Determining the most promising single-nucleotide polymorphisms (SNPs) presents a challenge in genome-wide association studies, when hundreds of thousands of association tests are conducted. The power to detect genetic effects is dependent on minor allele frequency (MAF), and genome-wide association studies SNP arrays include SNPs with a wide distribution of MAFs. Therefore, it is critical to understand MAF's effect on the false positive rate.

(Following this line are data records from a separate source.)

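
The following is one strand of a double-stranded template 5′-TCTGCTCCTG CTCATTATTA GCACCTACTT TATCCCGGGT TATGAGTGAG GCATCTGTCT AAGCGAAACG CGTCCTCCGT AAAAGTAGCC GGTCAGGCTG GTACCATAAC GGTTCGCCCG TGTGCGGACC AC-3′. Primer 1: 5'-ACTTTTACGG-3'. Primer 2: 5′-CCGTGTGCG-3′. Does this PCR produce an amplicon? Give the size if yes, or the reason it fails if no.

Primer 1 (ACTTTTACGG) has reverse complement CCGTAAAAGT, which matches the top strand at positions 77–86; primer 1 anneals to the top strand there with its 3' end pointing upstream toward position 77.
Primer 2 (CCGTGTGCG) matches the top strand directly at positions 118–126; it anneals to the bottom strand with its 3' end pointing downstream toward position 126.
The 3' ends diverge (primer 1 extends toward position 1, primer 2 toward position 132), so the primers never converge on a shared product.

No product — the primers' 3' ends point away from each other.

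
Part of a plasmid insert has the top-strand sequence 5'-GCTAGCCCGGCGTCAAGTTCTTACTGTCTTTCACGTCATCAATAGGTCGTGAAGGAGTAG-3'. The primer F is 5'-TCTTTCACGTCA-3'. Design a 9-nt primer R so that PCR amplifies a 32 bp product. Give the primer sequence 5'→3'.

The forward primer binds at positions 27–38, so a 32 bp product ends at position 27 + 32 − 1 = 58.
The reverse primer anneals to the top strand over positions 50–58, i.e. to TGAAGGAGT.
Its sequence written 5'→3' is the reverse complement: ACTCCTTCA.

5'-ACTCCTTCA-3'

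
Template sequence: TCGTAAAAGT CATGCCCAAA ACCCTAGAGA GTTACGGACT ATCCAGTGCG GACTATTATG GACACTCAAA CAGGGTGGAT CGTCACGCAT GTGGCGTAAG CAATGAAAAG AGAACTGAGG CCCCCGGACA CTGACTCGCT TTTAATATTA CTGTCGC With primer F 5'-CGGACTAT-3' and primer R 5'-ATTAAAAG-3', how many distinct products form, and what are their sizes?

Two products: 112 bp, 98 bp

The forward primer CGGACTAT matches the top strand at positions 35–42, 49–56.
The reverse primer's reverse complement is CTTTTAAT, matching at positions 139–146.
Each forward site pairs with the reverse site to give a product ending at position 146: sizes 112, 98 bp.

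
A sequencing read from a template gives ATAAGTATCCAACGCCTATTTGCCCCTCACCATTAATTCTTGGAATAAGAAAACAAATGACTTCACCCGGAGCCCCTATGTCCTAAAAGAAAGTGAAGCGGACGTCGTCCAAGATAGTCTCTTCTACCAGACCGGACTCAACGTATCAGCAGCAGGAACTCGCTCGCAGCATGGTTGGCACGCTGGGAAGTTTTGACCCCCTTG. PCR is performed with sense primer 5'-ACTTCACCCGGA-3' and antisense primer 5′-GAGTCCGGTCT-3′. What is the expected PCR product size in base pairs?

The forward primer matches the template at positions 60–71.
Taking the reverse complement of GAGTCCGGTCT gives AGACCGGACTC, found at positions 129–139 on the template; the primer anneals here to the top strand with its 3' end pointing upstream.
The product runs from position 60 to position 139, so its length is 139 − 60 + 1 = 80 bp.

80 bp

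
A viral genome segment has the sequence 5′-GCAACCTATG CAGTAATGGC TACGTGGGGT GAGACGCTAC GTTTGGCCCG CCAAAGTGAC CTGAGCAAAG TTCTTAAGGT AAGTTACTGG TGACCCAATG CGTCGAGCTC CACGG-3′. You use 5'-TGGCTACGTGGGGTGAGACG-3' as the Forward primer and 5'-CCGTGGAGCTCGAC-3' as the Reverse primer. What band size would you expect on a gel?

Scanning the template, TGGCTACGTGGGGTGAGACG occurs at positions 17–36; this primer anneals to the bottom strand there with its 3' end pointing downstream.
Reverse complement of the reverse primer: GTCGAGCTCCACGG. This occurs on the top strand at positions 102–115.
Amplicon spans positions 17–115: 99 bp.

99 bp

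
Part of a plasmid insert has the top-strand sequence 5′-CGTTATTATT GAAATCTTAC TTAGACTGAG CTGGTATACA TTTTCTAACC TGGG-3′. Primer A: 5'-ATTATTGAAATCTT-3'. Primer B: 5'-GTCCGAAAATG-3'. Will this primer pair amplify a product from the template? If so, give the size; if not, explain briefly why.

No product — primer B has no binding site in the template.

Primer B (GTCCGAAAATG) does not match the top strand, and its reverse complement CATTTTCGGAC does not match either.
With no annealing site for primer B, no amplification occurs.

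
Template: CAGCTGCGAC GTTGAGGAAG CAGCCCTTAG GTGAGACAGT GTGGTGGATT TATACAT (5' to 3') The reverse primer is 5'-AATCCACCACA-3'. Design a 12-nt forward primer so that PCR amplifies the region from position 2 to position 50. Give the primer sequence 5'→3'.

5'-AGCTGCGACGTT-3'

The reverse primer's reverse complement TGTGGTGGATT matches the template at positions 40–50; the product starts at position 2.
The forward primer is identical to the top strand over positions 2–13: AGCTGCGACGTT.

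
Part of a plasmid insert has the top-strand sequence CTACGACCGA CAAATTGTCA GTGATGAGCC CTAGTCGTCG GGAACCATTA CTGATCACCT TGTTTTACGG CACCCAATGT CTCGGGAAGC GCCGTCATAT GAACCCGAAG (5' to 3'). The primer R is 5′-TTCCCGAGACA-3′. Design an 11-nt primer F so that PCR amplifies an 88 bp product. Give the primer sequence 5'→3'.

5'-CTACGACCGAC-3'

The reverse primer's reverse complement TGTCTCGGGAA matches the template at positions 78–88, so the product ends at position 88.
An 88 bp product then starts at position 88 − 88 + 1 = 1.
The forward primer is identical to the top strand there: CTACGACCGAC.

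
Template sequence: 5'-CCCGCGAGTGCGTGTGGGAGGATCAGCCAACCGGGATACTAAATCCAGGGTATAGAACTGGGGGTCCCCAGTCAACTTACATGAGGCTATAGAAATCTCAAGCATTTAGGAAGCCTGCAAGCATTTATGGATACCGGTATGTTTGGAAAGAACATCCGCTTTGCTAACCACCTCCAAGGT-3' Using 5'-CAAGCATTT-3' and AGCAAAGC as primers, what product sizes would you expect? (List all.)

67 bp, 48 bp

The forward primer CAAGCATTT matches the top strand at positions 99–107, 118–126.
The reverse primer's reverse complement is GCTTTGCT, matching at positions 158–165.
Each forward site pairs with the reverse site to give a product ending at position 165: sizes 67, 48 bp.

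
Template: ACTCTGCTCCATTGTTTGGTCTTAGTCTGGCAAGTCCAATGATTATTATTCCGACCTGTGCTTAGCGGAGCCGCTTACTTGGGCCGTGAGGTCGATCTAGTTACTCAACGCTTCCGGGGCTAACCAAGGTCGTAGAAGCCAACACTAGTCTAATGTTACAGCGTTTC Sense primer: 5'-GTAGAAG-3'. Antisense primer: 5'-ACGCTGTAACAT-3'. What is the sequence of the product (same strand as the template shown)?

5'-GTAGAAGCCAACACTAGTCTAATGTTACAGCGT-3'

Forward primer GTAGAAG is found on the top strand at positions 132–138.
Taking the reverse complement of ACGCTGTAACAT gives ATGTTACAGCGT, found at positions 153–164 on the template; the primer anneals here to the top strand with its 3' end pointing upstream.
The product is the template from position 132 through 164 (33 bp).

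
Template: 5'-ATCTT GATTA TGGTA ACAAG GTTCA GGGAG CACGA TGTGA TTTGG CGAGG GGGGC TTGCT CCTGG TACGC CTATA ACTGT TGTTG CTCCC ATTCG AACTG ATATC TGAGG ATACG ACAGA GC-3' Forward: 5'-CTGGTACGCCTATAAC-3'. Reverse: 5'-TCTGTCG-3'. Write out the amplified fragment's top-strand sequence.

Scanning the template, CTGGTACGCCTATAAC occurs at positions 62–77; this primer anneals to the bottom strand there with its 3' end pointing downstream.
Taking the reverse complement of TCTGTCG gives CGACAGA, found at positions 114–120 on the template; the primer anneals here to the top strand with its 3' end pointing upstream.
The product is the template from position 62 through 120 (59 bp).

5'-CTGGTACGCCTATAACTGTTGTTGCTCCCATTCGAACTGATATCTGAGGATACGACAGA-3'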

Data from the Framingham Heart Study simulated data (Problem 3, with answers) was used to examine the effects of varying MAFs on the likelihood of false positives. Replication set 1 was used to generate 1 million permutations of case/control status in unrelated individuals. Logistic regression was used to test for the association between each SNP and myocardial infarction using an additive model. We report the number of "significant" tests by MAF at α = 10-4, 10-5, and 10-6.

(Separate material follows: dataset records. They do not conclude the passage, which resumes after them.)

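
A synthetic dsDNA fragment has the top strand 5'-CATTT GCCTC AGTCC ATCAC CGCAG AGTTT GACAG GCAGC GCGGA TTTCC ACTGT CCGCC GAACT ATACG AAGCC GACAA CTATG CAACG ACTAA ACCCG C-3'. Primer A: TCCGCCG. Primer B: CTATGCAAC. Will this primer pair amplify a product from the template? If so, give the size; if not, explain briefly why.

No product — both primers anneal to the same strand and extend in the same direction.

Primer A (TCCGCCG) matches the top strand at positions 55–61 (3' end points downstream).
Primer B (CTATGCAAC) also matches the top strand directly, at positions 81–89 — its reverse complement GTTGCATAG is not present.
Both primers anneal to the bottom strand with 3' ends pointing the same way, so neither can prime synthesis back toward the other.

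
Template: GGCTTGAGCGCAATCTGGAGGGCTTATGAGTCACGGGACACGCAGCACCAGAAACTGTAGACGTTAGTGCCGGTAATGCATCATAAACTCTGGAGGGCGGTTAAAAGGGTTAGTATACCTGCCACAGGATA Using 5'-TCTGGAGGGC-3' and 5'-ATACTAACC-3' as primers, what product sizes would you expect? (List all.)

103 bp, 28 bp

The forward primer TCTGGAGGGC matches the top strand at positions 14–23, 89–98.
The reverse primer's reverse complement is GGTTAGTAT, matching at positions 108–116.
Each forward site pairs with the reverse site to give a product ending at position 116: sizes 103, 28 bp.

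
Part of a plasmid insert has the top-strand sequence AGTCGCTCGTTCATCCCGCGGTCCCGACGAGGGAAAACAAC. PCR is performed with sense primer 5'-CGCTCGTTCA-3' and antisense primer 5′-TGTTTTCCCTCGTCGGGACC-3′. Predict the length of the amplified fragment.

Forward primer CGCTCGTTCA is found on the top strand at positions 4–13.
Taking the reverse complement of TGTTTTCCCTCGTCGGGACC gives GGTCCCGACGAGGGAAAACA, found at positions 20–39 on the template; the primer anneals here to the top strand with its 3' end pointing upstream.
Product length = (reverse-primer end) − (forward-primer start) + 1 = 39 − 4 + 1 = 36 bp.

36 bp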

Common SNPs exhibited fewer false positives than expected. At α = 10-4, SNPs with MAF 25% and 50% resulted in 69.2 [95%CI: 62.8-75.6] and 70.8 [95%CI: 61.3-80.4] false positives, respectively, compared to 100 expected. Rare SNPs exhibited more variability but did not show more false-positive results than expected by chance. However, at α = 10-4, MAF = 5% exhibited significantly more false positives (105.5 [95%CI: 81-130.1]) than MAF = 25% and 50%. Similar results were seen at the other alpha values.
These results suggest that removal of low MAF SNPs from analysis due to concerns about inflated false-positive results may not be appropriate.